Grindavik has been Piteå’s sister town since 1977. Grindavik is a small coastal town with around 3 000 inhabitants, located 50 km from Reykjavik, the capital in Iceland.
In Grindavik there have been settlers for more than 1 000 years and during the centuries both farming and fishing have been the base for living.
Based on fishing In Grindavik the economy is based on fishing and tourism but farming is also of great importance. Grindavík is one of the largest fishing centers in the country. The harbour area is the driving force behind Grindavík. The fishing industry is a priority in Grindavík, and the town is by far the largest exporter of salted fish in the country.

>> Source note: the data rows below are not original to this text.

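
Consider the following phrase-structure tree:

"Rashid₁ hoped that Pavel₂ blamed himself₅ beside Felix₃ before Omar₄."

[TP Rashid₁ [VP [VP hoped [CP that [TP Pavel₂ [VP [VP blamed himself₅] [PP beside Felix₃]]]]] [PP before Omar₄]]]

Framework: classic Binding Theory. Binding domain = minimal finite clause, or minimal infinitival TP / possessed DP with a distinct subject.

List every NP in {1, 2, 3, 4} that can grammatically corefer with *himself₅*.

{2}

*himself* is an anaphor, so Principle A applies: it must be bound in its binding domain.
Binding domain of *himself₅*: the embedded TP, whose subject is Pavel₂.
*Rashid₁* c-commands the anaphor but is outside its binding domain → cannot satisfy Principle A.
*Pavel₂* c-commands the anaphor within its binding domain → licit binder.
*Felix₃* does not c-command the anaphor → cannot bind it.
*Omar₄* does not c-command the anaphor → cannot bind it.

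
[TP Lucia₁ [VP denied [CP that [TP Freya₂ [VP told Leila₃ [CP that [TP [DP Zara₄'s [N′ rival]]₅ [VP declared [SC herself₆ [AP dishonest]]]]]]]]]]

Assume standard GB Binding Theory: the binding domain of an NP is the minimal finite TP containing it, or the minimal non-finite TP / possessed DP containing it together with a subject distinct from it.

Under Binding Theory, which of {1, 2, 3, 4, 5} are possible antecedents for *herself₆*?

*herself* is an anaphor, so Principle A applies: it must be bound in its binding domain.
Binding domain of *herself₆*: the embedded TP, whose subject is [Zara₄'s rival]₅.
*Lucia₁* c-commands the anaphor but is outside its binding domain → cannot satisfy Principle A.
*Freya₂* c-commands the anaphor but is outside its binding domain → cannot satisfy Principle A.
*Leila₃* c-commands the anaphor but is outside its binding domain → cannot satisfy Principle A.
*Zara₄* does not c-command the anaphor → cannot bind it.
*[Zara₄'s rival]₅* c-commands the anaphor within its binding domain → licit binder.

{5}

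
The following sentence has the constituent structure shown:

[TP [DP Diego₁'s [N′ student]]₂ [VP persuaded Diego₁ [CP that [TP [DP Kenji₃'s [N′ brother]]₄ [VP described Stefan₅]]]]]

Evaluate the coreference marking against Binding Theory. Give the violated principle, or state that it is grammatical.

grammatical

The two coindexed NPs are *Diego₁* and *Diego₁*.
*Diego₁* is an R-expression; no coindexed NP c-commands it, so Principle C holds.
*Diego₁* is an R-expression; *Diego₁* does not c-command it, and no other NP shares its index, so Principle C is satisfied.
All principles are respected.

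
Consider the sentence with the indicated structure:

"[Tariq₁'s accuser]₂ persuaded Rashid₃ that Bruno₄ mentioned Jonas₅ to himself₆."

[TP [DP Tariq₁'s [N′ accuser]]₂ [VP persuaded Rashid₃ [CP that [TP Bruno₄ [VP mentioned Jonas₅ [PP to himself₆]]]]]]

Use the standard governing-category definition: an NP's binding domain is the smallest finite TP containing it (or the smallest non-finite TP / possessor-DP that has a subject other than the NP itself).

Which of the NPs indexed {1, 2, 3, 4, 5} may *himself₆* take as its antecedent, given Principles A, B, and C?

{4, 5}

*himself* is an anaphor, so Principle A applies: it must be bound in its binding domain.
Binding domain of *himself₆*: the embedded TP, whose subject is Bruno₄.
*Tariq₁* does not c-command the anaphor → cannot bind it.
*[Tariq₁'s accuser]₂* c-commands the anaphor but is outside its binding domain → cannot satisfy Principle A.
*Rashid₃* c-commands the anaphor but is outside its binding domain → cannot satisfy Principle A.
*Bruno₄* c-commands the anaphor within its binding domain → licit binder.
*Jonas₅* c-commands the anaphor within its binding domain → licit binder.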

The business of Grindavík harbour is huge, not surprisingly, since the town can boast of high quality fisheries and processing plants. Fishermen in Grindavík are using the same fishing grounds as their ancestors did for centuries, which is indicative of moderate fishing without exploitation.

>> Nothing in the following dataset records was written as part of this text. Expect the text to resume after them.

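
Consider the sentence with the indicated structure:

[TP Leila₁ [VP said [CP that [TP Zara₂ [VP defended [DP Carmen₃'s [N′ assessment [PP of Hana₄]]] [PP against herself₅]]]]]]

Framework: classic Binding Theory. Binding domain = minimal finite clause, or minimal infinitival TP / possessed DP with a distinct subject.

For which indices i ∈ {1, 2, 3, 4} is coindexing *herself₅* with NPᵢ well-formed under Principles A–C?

*herself* is an anaphor, so Principle A applies: it must be bound in its binding domain.
Binding domain of *herself₅*: the embedded TP, whose subject is Zara₂.
*Leila₁* c-commands the anaphor but is outside its binding domain → cannot satisfy Principle A.
*Zara₂* c-commands the anaphor within its binding domain → licit binder.
*Carmen₃* does not c-command the anaphor → cannot bind it.
*Hana₄* does not c-command the anaphor → cannot bind it.

{2}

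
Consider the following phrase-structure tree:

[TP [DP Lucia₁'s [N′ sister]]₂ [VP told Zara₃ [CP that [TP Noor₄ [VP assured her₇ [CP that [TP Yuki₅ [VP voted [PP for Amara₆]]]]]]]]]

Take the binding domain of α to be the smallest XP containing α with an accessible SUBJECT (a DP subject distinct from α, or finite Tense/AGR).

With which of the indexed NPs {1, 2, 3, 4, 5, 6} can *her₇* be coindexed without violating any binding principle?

*her* is a pronoun, so Principle B applies: it must be free in its binding domain.
Binding domain of *her₇*: the embedded TP, whose subject is Noor₄.
*Lucia₁* and the pronoun do not c-command one another → neither Principle B nor Principle C is at stake; coindexation permitted.
*[Lucia₁'s sister]₂* c-commands the pronoun but from outside its binding domain, and is not c-commanded by it → coindexation permitted.
*Zara₃* c-commands the pronoun but from outside its binding domain, and is not c-commanded by it → coindexation permitted.
*Noor₄* c-commands the pronoun within its binding domain → coindexation would violate Principle B.
*Yuki₅*: the pronoun c-commands this R-expression → coindexation would violate Principle C on *Yuki₅*.
*Amara₆*: the pronoun c-commands this R-expression → coindexation would violate Principle C on *Amara₆*.

{1, 2, 3}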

The five largest fisheries provide around 700 jobs in Grindavík, both in fishing and processing. The export value of the catch landed in Grindavík is probably around 20 billion ISK a year, which is about 4% of the total export value of Icelandic products.
Here you also can find both a salt fish museum and a rock fish museum which show the importance of fishing during the centuries. Each year in the beginning of June there is a family and port festival, the Happy Sailor, which honors earlier times as seagoing and seamanship has been the main source of occupation and income for the people in Grindavik.
Tourism The famous Blue Lagoon is located within the municipality. It is a big health facility built around hot springs, where the water is cooled down to 37- 40 degrees. The water is very rich in minerals, considered to be of help for psoriasis as well as for age wrinkles. Most houses in Iceland are mainly heated by geothermal energy.
Grindavik boasts miles of hiking trails through breathtaking panoramas. There is also a new modern campground and swimming facility, one of Iceland's best golf courses, Kvikan - House of culture and natural resources and a multitude of restaurants.